Controversial British historian David Irving has featured heavily in the world's media this week after being convicted in Austria for denying the Holocaust. The trial was based on Mr Irving's book "Hitler's War", in which the author claims that Hitler knew nothing of the Holocaust and Auschwitz was not an extermination camp. But Czech translations of David Irving's books are also widely available in this country - where Holocaust denial is a crime.
Readers in Prague don't have to go far to find David Irving's books. A trip to the Neoluxor bookshop, a large store in Prague's Novy Smichov shopping centre, yielded Irving's "Goebbels - Mastermind of the Third Reich". Neoluxor stocks a total of three David Irving titles, including "Hitler's War". The controversial volume was actually sold out - not, apparently, because of the furore over Irving's trial, but since October.
Several years ago Neoluxor also stocked Mein Kampf, but withdrew Hitler's autobiography after the publisher who produced the new Czech edition was convicted of propagating fascism. So far Neoluxor and other large bookshops such as Kanzelsberger - which has 30 shops across the country - have said they are considering withdrawing Irving's books. So far, however, they remain on shelves.

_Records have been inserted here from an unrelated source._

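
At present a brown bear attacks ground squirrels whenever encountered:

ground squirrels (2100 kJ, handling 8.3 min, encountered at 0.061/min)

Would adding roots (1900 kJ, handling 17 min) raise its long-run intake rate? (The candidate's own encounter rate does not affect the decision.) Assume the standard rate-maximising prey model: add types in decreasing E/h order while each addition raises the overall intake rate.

Yes

Current rate: (0.061×2100)/(1 + 0.061×8.3) = 85.04 kJ/min.
Profitability of roots: 1900/17 = 111.8 kJ/min.
111.8 > 85.04, so adding roots raises the average — include it.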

Prague's City Library, meanwhile, stocks translations of eight of David Irving's books - including Hitler's War. Again, the library is considering withdrawing his books, although a spokesman was quoted as saying in the papers as saying the library doesn't want to act as censor.
Deciding whether by offering Hitler's War bookshops and libraries are committing a crime is a fine legal issue. But another issue - indeed some say the real issue - is that the trial of David Irving and the debate over "Hitler's War" - is earning huge amounts of free publicity for an author who obviously thrives on it.